此処は老舗で、素性の知らない者は泊めない。台帳にどこの誰を記入させる。殊に徳川の権力が揺らぐ昨今、脱藩者や薩長土の武士との係わり合いは避けたい。
「泊めて貰えないか」
男の言葉に訛はない。が、女中は
「困ります。せめて御名だけでも頂戴しないと」
「そう言うな」
男はすっと女中を抱き寄せ、斜めに顔を近付けた。
はっとしたのは女中である。口付けをされるかと思い、思わず目を閉じた。が、何も無い。恐る恐る目を開けてみると、男が薄く笑っていた。恥ずかしさで顔が赤くなる。
その隙を見て
「頼む」
男が、素早く手に銀粒を握らせた。
以来、男は数日に一度、宿にやって来る。いつの間にか顔馴染みになり、今は女将も
「あら、いらっしゃいまし」
と高い声を上げるようになっていた。
蜻蛉の名には由来がある。
夏の夕暮れだった。行燈の火を入れようとした女中が、男の泊部屋を開けて、驚いた。
(あ…)
男の横顔が余りに美しかったからである。すっと通った鼻筋を夕日に染め、通り抜けた風がそよそよと彼の前髪を揺らした。

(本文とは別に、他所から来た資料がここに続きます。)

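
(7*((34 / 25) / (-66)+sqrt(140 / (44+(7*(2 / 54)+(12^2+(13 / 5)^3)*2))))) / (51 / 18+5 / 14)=-833 / 18425+22050*sqrt(26040273) / 83080871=1.31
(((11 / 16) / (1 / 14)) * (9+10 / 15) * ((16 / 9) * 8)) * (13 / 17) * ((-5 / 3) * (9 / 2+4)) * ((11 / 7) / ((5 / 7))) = -2554552 / 81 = -31537.68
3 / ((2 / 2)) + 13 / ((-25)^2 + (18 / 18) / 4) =7555 / 2501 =3.02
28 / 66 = 14 / 33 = 0.42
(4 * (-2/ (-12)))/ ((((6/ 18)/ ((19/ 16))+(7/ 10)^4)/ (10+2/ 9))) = 34960000/ 2671713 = 13.09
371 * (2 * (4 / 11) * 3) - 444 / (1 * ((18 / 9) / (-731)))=1794006 / 11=163091.45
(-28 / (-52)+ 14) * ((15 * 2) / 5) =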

切れ長の伏し目の先に、刀があった。歌でも詠んでいるのかと思えば、刀の手入れをしている所だった。
すらりと冷たい刃。
しかし刃よりも、男の触れるものを音もなく斬ってしまいそうな鋭い空気にあてられ、女中の膝が知らず震えた。
男が振り返った。張り詰めていた空気が一瞬で溶ける。
「どうした」
その頃には、ふっと微笑を浮かべている。
「いえ、刀を見るのは初めてで、少し驚いただけです。火を入れに」
「嗚、驚かせた。刀など飾りだよ」
男の声の割に丸みがあって柔い。女中はもう先程見た男の鋭敏な姿を、気の所為だと思っていた。その時である。
「あ、蜻蛉が…」
羽化したばかりの透明な蜻蛉が、刀の切っ先にそっと止まった。男は目を細め、眩しそうに先を見た。
「見ろ、蜻蛉さえも怖がらない」
困ったように、苦笑した。これには女中も笑った。
(可愛いお人)
宿の女中は皆、この男を好いていた。澄んだ水のような男だ。
以来男は「蜻蛉」と言う通り名が付いて、より親しまれるようになった。